Anyways, the real takeaway is even if your current solution works now, one day someone will put something stupid between your server and the clients that will invalidate all current assumptions.
For example I have created some service which consumes a very large NDJSON file over an HTTPS connection, which I expect to be open for half an hour at least, so I can process the content as a stream.
I dread the day when I have to fight with someone’s IT to keep this possible.
> If the server has nothing to send for a while, libcurl times out. The client then makes the request again. This results in a race condition if the server wants to send something between timeout and next request. Messages get lost.
I think it's a premise of reliable long-polling that the server can hold on to messages across the changeover from one client request to the next.

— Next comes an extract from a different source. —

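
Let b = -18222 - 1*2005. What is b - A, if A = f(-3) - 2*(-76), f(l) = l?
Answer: -20376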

Yeah, some servers close connections when there’s no data transfer. When the backend holds the connection while polling the database until a timeout occurs or the database returns data, it needs to send something back to the client to keep the connection alive. I wonder what could be sent in this case and whether it would require special client-side logic.
Second Life has an HTTPS long polling channel between client and server. It's used for some data that's too bulky for the UDP connection, not too time sensitive, or needs encryption. This has caused much grief.
On the client side, the poller uses libcurl. Libcurl has timeouts. If the server has nothing to send for a while, libcurl times out. The client then makes the request again. This results in a race condition if the server wants to send something between timeout and next request. Messages get lost.
On top of that, the real server is front-ended by an Apache server. This just passes through relevant requests, blocking the endless flood of junk HTTP requests from scrapers, attacks, and search engines. Apache has a timeout, and may close a connection that's in a long poll and not doing anything.
Additional trouble can come from middle boxes and proxy servers that don't like long polling.
There are a lot of things out there that just don't like holding an HTTP connection open. Years ago, a connection idle for a minute was fine. Today, hold a connection open for ten seconds without sending any data and something is likely to disconnect it.
The end result is an unreliable message channel. It has to have sequence numbers to detect duplicates, and can lose messages. For a long time, nobody had discovered that, and there were intermittent failures that were not understood.
In the original article, the chart section labelled "loop" doesn't mention timeout handling. That's not good. If you do long polling, you probably need to send something every few seconds to keep the connection alive. Not clear what a safe number is.